7 de agosto de 2006

Cuba.- La Iglesia no aceptará jamás una intervención extranjera y pide a Dios que acompañe a Castro en su enfermedad

LA HABANA, 7 Ago. (EUROPA PRESS) -

El cardenal arzobispo de La Habana Jaime Ortega Alamino pidió ayer en su habitual misa dominical celebrada en la Catedral de La Habana "que Dios acompañe en su enfermedad al presidente Fidel Castro", tras asegurar que la Iglesia católica jamás aceptará una intervención extranjera en Cuba.

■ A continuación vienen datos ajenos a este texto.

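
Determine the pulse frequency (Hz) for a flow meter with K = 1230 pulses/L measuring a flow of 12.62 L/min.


Frequency = K * Q / 60 (converting L/min to L/s).
f = 1230 * 12.62 / 60
f = 15522.6 / 60
f = 258.71 Hz

258.71 Hz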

"En estos días, se tendrán en cuenta la salud del presidente, la patria y los que gobiernan actualmente. Oramos por la patria, por Cuba en estos momentos, por quienes la dirigen. Es nuestra manera de poner el futuro en manos del Señor, que es lo que le corresponde en estos momentos a la Iglesia", afirmó el cardenal.

Asimismo, instó a los fieles a seguir rezando para que nada rompa la concordia entre los cubanos y que nada perturbe la paz en la isla ya que, según aseguró en posteriores declaraciones a la prensa, es evidente que "cualquier cosa que fuese de ese estilo no solamente es rechazada, sino que sería muy lamentable".

Así, el arzobispo de La Habana insistió en su mensaje al asegurar que la Iglesia católica cubana "jamás estaría, ni siquiera aceptando ni respaldando mínimamente, cualquier intervención extranjera". "Eso jamás", subrayó tras precisar que algunos obispos han contactado con las autoridades para conocer el estado de salud de Castro.

La jerarquía católica en Cuba, como el resto de confesiones que están presentes en la isla, tienen como interlocutor oficial en el Gobierno a la Oficina de Asuntos Religiosos del Comité Central del Partido Comunista de Cuba (PCC), que en la actualidad dirige Caridad Diego.